15 Jul 2021 | 20:41 UTC

Western US faces upside risk to gas-fired burns in hot, dry August forecast

Highlights

Rockies, PNW at 50%-60% risk for hotter temperatures

Southwest power burn averages record 5.1 Bcf/d in H1 July

SoCal city-gate cash price tops $8/MMBtu this summer

More record gas-fired power burns could be in store for the Western US this summer with toasty temperatures and dry conditions likely to continue for the region in August, according to an updated month-ahead outlook from the National Weather Service.

In a broad western region stretching the Northern Plains and the desert Southwest to the Pacific Coast, states will face as much as a 60% risk for above-average temperatures in August, the Weather Service said in its monthly forecast published July 15.

Most of the continental US will see at least a 33%-40% risk for warmer-than-average weather next month, except the lower Mississippi River Valley region, Texas and the Gulf Coast, the agency said. Drier-than-average conditions will likely affect most of the Dakotas, the Rocky Mountains and the Pacific Northwest.

The August forecast is strikingly reminiscent of the hot and dry weather conditions experienced across the western US over the past six weeks, which have pushed electric cooling demand toward record highs and fueled a regionwide rally in spot natural gas prices.

Demand, prices

Across the desert Southwest, including California and Nevada, gas-fired power burn has averaged a record 5.1 Bcf/d this month – the highest ever for the first half of July, S&P Global Platts Analytics data shows.
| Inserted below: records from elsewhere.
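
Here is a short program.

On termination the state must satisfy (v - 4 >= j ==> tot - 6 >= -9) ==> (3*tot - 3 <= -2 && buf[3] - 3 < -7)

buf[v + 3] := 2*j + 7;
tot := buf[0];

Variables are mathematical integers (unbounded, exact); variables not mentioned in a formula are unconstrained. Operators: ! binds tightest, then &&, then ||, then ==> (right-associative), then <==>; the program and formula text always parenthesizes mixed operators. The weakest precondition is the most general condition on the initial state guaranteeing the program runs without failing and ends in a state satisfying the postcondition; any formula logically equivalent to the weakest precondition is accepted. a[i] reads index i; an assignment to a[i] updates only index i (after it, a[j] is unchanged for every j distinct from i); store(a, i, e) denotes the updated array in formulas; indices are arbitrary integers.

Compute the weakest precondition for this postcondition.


Working backward. After the program, the postcondition (v - 4 >= j ==> tot - 6 >= -9) ==> (3*tot - 3 <= -2 && buf[3] - 3 < -7) must hold; in canonical form it is (v >= j + 4 ==> tot >= -3) ==> (3*tot <= 1 && buf[3] < -4).
Before tot := buf[0]: (v >= j + 4 ==> buf[0] >= -3) ==> (3*buf[0] <= 1 && buf[3] < -4)
Before buf[v + 3] := 2*j + 7: (v >= j + 4 ==> store(buf, v + 3, 2*j + 7)[0] >= -3) ==> (3*store(buf, v + 3, 2*j + 7)[0] <= 1 && store(buf, v + 3, 2*j + 7)[3] < -4)
Answer: WP = (v >= j + 4 ==> store(buf, v + 3, 2*j + 7)[0] >= -3) ==> (3*store(buf, v + 3, 2*j + 7)[0] <= 1 && store(buf, v + 3, 2*j + 7)[3] < -4)


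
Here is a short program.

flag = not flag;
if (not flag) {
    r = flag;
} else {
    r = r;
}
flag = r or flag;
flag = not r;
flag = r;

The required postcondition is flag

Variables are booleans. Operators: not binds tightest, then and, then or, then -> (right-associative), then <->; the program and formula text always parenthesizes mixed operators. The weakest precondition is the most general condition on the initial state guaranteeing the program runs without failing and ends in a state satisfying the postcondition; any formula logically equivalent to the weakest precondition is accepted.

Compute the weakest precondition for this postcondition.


Working backward. After the program, flag must hold.
Before flag := r: r
Before flag := not r: r
Before flag := r or flag: r
Then branch requires flag; else branch requires r.
Before the if: ((not flag) -> flag) and (flag -> r)
Before flag := not flag: (flag -> (not flag)) and ((not flag) -> r)
Answer: WP = (flag -> (not flag)) and ((not flag) -> r)


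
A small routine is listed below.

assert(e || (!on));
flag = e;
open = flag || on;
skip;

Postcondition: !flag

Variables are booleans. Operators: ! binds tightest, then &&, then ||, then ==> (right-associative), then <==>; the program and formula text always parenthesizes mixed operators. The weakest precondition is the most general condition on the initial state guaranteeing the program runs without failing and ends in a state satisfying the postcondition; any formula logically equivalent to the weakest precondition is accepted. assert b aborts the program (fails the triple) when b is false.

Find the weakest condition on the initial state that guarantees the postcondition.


Working backward. After the program, !flag must hold.
Before skip: !flag
Before open := flag || on: !flag
Before flag := e: !e
Before assert e || (!on): (e || (!on)) && (!e)
Answer: WP = (e || (!on)) && (!e)


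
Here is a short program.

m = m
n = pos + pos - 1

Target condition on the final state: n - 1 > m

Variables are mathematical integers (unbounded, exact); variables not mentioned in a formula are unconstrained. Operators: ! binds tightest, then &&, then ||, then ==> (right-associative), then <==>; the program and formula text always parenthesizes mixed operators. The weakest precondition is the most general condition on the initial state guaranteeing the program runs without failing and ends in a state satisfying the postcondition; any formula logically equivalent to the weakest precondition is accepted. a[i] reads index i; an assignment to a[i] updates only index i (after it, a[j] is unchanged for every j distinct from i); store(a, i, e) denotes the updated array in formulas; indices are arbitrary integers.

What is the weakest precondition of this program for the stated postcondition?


Working backward. After the program, the postcondition n - 1 > m must hold; in canonical form it is n > m + 1.
Before n := pos + pos - 1: 2*pos > m + 2
Before m := m: 2*pos > m + 2
Answer: WP = 2*pos > m + 2


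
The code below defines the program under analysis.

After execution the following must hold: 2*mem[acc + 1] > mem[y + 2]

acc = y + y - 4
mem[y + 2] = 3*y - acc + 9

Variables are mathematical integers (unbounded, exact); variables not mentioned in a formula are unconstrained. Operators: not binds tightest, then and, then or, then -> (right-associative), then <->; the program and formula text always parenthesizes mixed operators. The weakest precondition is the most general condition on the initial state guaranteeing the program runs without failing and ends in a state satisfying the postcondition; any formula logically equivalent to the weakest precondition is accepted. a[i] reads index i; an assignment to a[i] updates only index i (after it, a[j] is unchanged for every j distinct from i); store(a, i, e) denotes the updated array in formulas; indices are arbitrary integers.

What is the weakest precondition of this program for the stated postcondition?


Working backward. After the program, 2*mem[acc + 1] > mem[y + 2] must hold.
Before mem[y + 2] := 3*y - acc + 9: 2*store(mem, y + 2, -acc + 3*y + 9)[acc + 1] > store(mem, y + 2, -acc + 3*y + 9)[y + 2]
Before acc := y + y - 4: 2*store(mem, y + 2, y + 13)[2*y - 3] > store(mem, y + 2, y + 13)[y + 2]
Answer: WP = 2*store(mem, y + 2, y + 13)[2*y - 3] > store(mem, y + 2, y + 13)[y + 2]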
Last month, temperatures in the Pacific Northwest climbed to over 100 degrees Fahrenheit – even in coastal cities like Portland. During the late-June heatwave, power burn demand in the Northwest climbed to a single-day record high for the region at nearly 1.7 Bcf/d.

Elevated cooling demand has even tested the electric grid further south in California where an official call for additional capacity was made earlier this month by the state's Public Utilities Commission, the California Energy Commission and the California Independent System Operator.

Southern California has been among the hardest-hit corners of the state. Earlier this month, gas demand in the SoCal Gas service footprint alone climbed to over 3 Bcf/d marking its highest for early July since summer 2017.

Strong demand in Southern California has already lifted cash prices at the SoCal Gas city-gate to as high as $8/MMBtu this summer. Month-to-date, spot prices there have averaged nearly $5.60/MMBtu. Higher benchmark gas prices at the Henry Hub aren't entirely to blame. In July, cash basis at the SoCal city-gate has averaged $1.92 – sharply higher compared with last summer's H1 July average of just 14 cents, S&P Global Platts data shows.

Outlook

Over the next two weeks, power burn demand in the US Southwest is forecast to average 4.95 Bcf/d. In the Pacific Northwest, demand should ease modestly to an estimated 900 MMcf/d – down from average levels at over 1 Bcf/d in the first half of July, Platts Analytics data shows.

Moving into August, both regions and especially the Pacific Northwest will see more upside risk for elevated power burns and higher gas prices, based on the Weather Service forecast.

Gas markets in the West are already bracing for that seeming inevitability.

At the SoCal Gas city gate, August calendar-month forwards are currently trading above $7/MMBtu. The month-ahead forward price is down from an annual high at over $7.50 in late June but remains elevated by historical standards.

At the PG&E city-gate in northern California, August forwards have followed a similar upward trajectory this summer with prices most recently settling at just over $5/MMBtu. At the northernmost West Coast hub of Sumas, located at the border with Canada, prices are also elevated this summer with August forwards currently trading at close to $4/MMBtu, S&P Global Platts' most recently published M2MS data shows.